Hell, say Tierney and Baumeister, is a common belief in religions that spread quickly.
‘The Christian doctrine of original sin — that humanity is doomed to perpetual suffering by the sin of Adam and Eve — may seem harsh, just as it seems unfair that the hero in ancient Greek tragedies is doomed by a single tragic flaw. But these beliefs happen to jibe with a basic element of human psychology and evolution.’
Tierney and Baumeister argue their case forcefully and well, and supply vast quantities of evidence in its favour.
The negativity bias is, they say, an evolutionary holdover from more dangerous times. On the ancestral savannah, the hunter-gatherers who survived were the ones who paid more attention to not eating poisonous berries than to scoffing back delicious ones.
‘One mistake can still kill you. One enemy can still make your life miserable. One loss can erase many previous gains.’
Tierney and Baumeister describe the ‘Crisis Crisis’: the never-ending series of overhyped threats leading to actions that leave everyone worse off.
People are terrified of their children being abducted by lunatics. But the risk of that happening is much lower than being struck by lightning.
Here’s a curious one involving the 9/11 attacks. ‘Until that morning, the best strategy during a hijacking was for the pilot to let the hijacker take control of the plane, because it was assumed that the hijacker wanted to land the plane safely, rather than kill himself along with everyone else.’
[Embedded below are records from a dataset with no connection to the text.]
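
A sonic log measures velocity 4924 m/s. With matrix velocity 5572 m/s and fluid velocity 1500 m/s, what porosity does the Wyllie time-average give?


1/V - 1/Vm = 1/4924 - 1/5572 = 2.362e-05
1/Vf - 1/Vm = 1/1500 - 1/5572 = 0.0004872
phi = 2.362e-05 / 0.0004872 = 0.0485

0.0485


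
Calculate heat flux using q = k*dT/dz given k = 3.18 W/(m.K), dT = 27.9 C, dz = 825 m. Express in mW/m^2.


q = k * dT / dz * 1000
= 3.18 * 27.9 / 825 * 1000
= 0.107542 * 1000
= 107.5418 mW/m^2

107.5418


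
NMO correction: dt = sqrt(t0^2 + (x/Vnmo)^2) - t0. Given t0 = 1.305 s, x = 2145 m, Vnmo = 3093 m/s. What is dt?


x/Vnmo = 2145/3093 = 0.693501
(x/Vnmo)^2 = 0.480944
t0^2 = 1.703025
sqrt(1.703025 + 0.480944) = 1.477826
dt = 1.477826 - 1.305 = 0.172826

0.172826


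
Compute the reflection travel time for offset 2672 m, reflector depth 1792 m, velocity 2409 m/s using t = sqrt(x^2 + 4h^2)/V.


x^2 + 4h^2 = 2672^2 + 4*1792^2 = 7139584 + 12845056 = 19984640
sqrt(19984640) = 4470.4183
t = 4470.4183 / 2409 = 1.8557 s

1.8557


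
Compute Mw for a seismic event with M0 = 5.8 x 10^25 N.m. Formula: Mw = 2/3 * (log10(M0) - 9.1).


log10(M0) = log10(5.8 x 10^25) = 25.7634
Mw = 2/3 * (25.7634 - 9.1)
= 2/3 * 16.6634
= 11.11

11.11


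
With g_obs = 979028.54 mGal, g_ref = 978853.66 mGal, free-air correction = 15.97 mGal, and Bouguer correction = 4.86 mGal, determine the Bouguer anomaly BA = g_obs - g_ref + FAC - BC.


BA = g_obs - g_ref + FAC - BC
= 979028.54 - 978853.66 + 15.97 - 4.86
= 185.99 mGal

185.99


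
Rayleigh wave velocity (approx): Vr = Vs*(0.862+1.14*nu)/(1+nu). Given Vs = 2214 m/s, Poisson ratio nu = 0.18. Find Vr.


Numerator factor = 0.862 + 1.14*0.18 = 1.0672
Denominator = 1 + 0.18 = 1.18
Vr = 2214 * 1.0672 / 1.18 = 2002.36 m/s

2002.36


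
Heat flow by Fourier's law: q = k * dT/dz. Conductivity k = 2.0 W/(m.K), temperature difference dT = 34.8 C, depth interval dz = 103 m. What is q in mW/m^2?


q = k * dT / dz * 1000
= 2.0 * 34.8 / 103 * 1000
= 0.675728 * 1000
= 675.7282 mW/m^2

675.7282


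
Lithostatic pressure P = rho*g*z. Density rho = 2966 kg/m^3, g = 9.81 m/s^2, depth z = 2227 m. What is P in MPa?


P = rho * g * z / 1e6
= 2966 * 9.81 * 2227 / 1e6
= 64797816.42 / 1e6
= 64.7978 MPa

64.7978


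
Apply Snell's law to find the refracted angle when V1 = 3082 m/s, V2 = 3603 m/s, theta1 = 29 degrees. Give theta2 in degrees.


sin(theta1) = sin(29 deg) = 0.48481
sin(theta2) = V2/V1 * sin(theta1) = 3603/3082 * 0.48481 = 0.566765
theta2 = arcsin(0.566765) = 34.5249 degrees

34.5249


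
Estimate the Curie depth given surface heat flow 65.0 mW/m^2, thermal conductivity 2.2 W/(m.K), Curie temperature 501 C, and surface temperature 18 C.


T_Curie - T_surf = 501 - 18 = 483 C
Convert q to W/m^2: 65.0 mW/m^2 = 0.065 W/m^2
d = 483 * 2.2 / 0.065 = 16347.69 m

16347.69


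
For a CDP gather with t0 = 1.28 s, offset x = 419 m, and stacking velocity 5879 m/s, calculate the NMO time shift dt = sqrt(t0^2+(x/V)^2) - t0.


x/Vnmo = 419/5879 = 0.071271
(x/Vnmo)^2 = 0.00508
t0^2 = 1.6384
sqrt(1.6384 + 0.00508) = 1.281983
dt = 1.281983 - 1.28 = 0.001983

0.001983


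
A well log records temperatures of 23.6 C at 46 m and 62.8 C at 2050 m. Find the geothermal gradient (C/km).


dT = 62.8 - 23.6 = 39.2 C
dz = 2050 - 46 = 2004 m
gradient = dT/dz * 1000 = 39.2/2004 * 1000 = 19.5609 C/km

19.5609


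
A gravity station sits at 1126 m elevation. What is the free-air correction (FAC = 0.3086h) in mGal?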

Mistake. Three terrorists crashed their planes into their targets and thousands died.
But the fourth plane failed to reach its target, because passengers had heard about the first three and realised that the hijackers had to be overpowered.
Which means that ‘from that moment on, no terrorist could count on this hijacking strategy to work again . . . The one bit of good news on September 11 was that this new terrorist threat to aviation was already obsolete.’
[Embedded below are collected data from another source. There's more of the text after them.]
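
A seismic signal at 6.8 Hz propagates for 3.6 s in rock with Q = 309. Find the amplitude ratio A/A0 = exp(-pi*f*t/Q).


pi*f*t/Q = pi*6.8*3.6/309 = 0.248887
A/A0 = exp(-0.248887) = 0.779668

0.779668


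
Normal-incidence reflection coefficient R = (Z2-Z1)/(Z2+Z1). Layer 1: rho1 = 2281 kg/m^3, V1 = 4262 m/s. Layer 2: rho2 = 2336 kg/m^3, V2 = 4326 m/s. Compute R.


Z1 = 2281 * 4262 = 9721622
Z2 = 2336 * 4326 = 10105536
R = (10105536 - 9721622) / (10105536 + 9721622) = 383914 / 19827158 = 0.0194

0.0194


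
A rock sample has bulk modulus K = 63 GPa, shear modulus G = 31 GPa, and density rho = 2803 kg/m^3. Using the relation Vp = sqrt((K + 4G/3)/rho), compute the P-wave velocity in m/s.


First compute the effective modulus:
K + 4G/3 = 63e9 + 4*31e9/3 = 104333333333.33 Pa
Then divide by density:
104333333333.33 / 2803 = 37222024.0219 Pa/(kg/m^3)
Take the square root:
Vp = sqrt(37222024.0219) = 6100.99 m/s

6100.99


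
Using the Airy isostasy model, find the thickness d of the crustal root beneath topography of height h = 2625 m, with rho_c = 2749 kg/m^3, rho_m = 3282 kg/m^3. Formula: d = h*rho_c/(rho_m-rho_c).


rho_m - rho_c = 3282 - 2749 = 533
d = 2625 * 2749 / 533
= 7216125 / 533
= 13538.7 m

13538.7


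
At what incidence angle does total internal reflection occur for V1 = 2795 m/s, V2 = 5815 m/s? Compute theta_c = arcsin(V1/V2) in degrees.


V1/V2 = 2795/5815 = 0.480653
theta_c = arcsin(0.480653) = 28.7281 degrees

28.7281


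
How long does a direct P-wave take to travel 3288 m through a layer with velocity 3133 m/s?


t = x / V
= 3288 / 3133
= 1.0495 s

1.0495


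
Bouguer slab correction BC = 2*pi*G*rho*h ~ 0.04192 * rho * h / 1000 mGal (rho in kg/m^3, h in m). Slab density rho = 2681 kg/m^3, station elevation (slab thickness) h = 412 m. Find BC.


BC = 0.04192 * rho * h / 1000
= 0.04192 * 2681 * 412 / 1000
= 46.3037 mGal

46.3037


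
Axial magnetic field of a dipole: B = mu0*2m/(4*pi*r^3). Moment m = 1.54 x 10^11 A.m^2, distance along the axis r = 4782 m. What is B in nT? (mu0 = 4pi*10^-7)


m = 1.54 x 10^11 = 154000000000 A.m^2
2m = 308000000000 A.m^2
r^3 = 4782^3 = 109352499768
B = (4pi*10^-7) * 308000000000 / (4*pi * 109352499768) * 1e9
= 387044.214922 / 1374164039691.31 * 1e9
= 281.6579 nT

281.6579


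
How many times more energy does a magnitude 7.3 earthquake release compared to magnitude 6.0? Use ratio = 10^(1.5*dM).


M2 - M1 = 7.3 - 6.0 = 1.3
1.5 * 1.3 = 1.95
ratio = 10^1.95 = 89.13

89.13


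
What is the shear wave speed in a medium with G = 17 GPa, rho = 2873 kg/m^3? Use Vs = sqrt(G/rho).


Convert G to Pa: G = 17e9 Pa
Compute G/rho = 17e9 / 2873 = 5917159.7633
Vs = sqrt(5917159.7633) = 2432.52 m/s

2432.52


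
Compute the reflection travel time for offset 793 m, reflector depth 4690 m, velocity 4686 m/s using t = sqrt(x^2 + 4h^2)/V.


x^2 + 4h^2 = 793^2 + 4*4690^2 = 628849 + 87984400 = 88613249
sqrt(88613249) = 9413.4611
t = 9413.4611 / 4686 = 2.0088 s

2.0088


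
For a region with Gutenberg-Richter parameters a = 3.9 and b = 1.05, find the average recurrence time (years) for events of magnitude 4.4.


log10(N) = 3.9 - 1.05*4.4 = -0.72
N = 10^-0.72 = 0.190546
T = 1/N = 1/0.190546 = 5.2481 years

5.2481


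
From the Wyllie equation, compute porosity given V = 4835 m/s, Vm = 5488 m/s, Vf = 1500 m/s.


1/V - 1/Vm = 1/4835 - 1/5488 = 2.461e-05
1/Vf - 1/Vm = 1/1500 - 1/5488 = 0.00048445
phi = 2.461e-05 / 0.00048445 = 0.0508

0.0508


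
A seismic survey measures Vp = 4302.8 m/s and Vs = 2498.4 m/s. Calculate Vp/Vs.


Vp/Vs = 4302.8 / 2498.4
= 1.7222

1.7222


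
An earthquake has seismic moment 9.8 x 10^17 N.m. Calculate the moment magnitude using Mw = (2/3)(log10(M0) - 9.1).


log10(M0) = log10(9.8 x 10^17) = 17.9912
Mw = 2/3 * (17.9912 - 9.1)
= 2/3 * 8.8912
= 5.93

5.93


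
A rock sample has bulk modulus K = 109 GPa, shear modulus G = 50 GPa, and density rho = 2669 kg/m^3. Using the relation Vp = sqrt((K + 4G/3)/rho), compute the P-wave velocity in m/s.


First compute the effective modulus:
K + 4G/3 = 109e9 + 4*50e9/3 = 175666666666.67 Pa
Then divide by density:
175666666666.67 / 2669 = 65817409.7665 Pa/(kg/m^3)
Take the square root:
Vp = sqrt(65817409.7665) = 8112.79 m/s

8112.79


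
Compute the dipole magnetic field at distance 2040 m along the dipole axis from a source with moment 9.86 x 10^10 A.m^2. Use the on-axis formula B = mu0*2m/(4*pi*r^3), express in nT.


m = 9.86 x 10^10 = 98600000000 A.m^2
2m = 197200000000 A.m^2
r^3 = 2040^3 = 8489664000
B = (4pi*10^-7) * 197200000000 / (4*pi * 8489664000) * 1e9
= 247808.828515 / 106684264215.38 * 1e9
= 2322.8246 nT

2322.8246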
But everyone went mad. Suddenly you couldn’t go on a plane with nail clippers or a bottle of water, security was ramped up and flying became a misery for us all.
In the next year, millions of Americans avoided planes. Since driving is more dangerous than flying, it’s reckoned that the switch from flying to cars caused an extra 1,600 deaths.
The writers wish ‘to counteract the cascades of fear that produce needless personal angst and destructive public policies’, and they do so with a cascade of stories, statistics and winning arguments.
For instance, the number of people killed by Al Qaeda and ISIS all around the world is less than the number of Americans who died in bathtubs in the same period. Ban bathtubs! Install showers!
Tierney and Baumeister know they can’t eliminate the negativity bias altogether, but telling us about it stops us being ruled by it.
We can come to love activities that initially terrify us, such as watching horror films or travelling on rollercoasters.
This really is a cheery old book, and no mistake.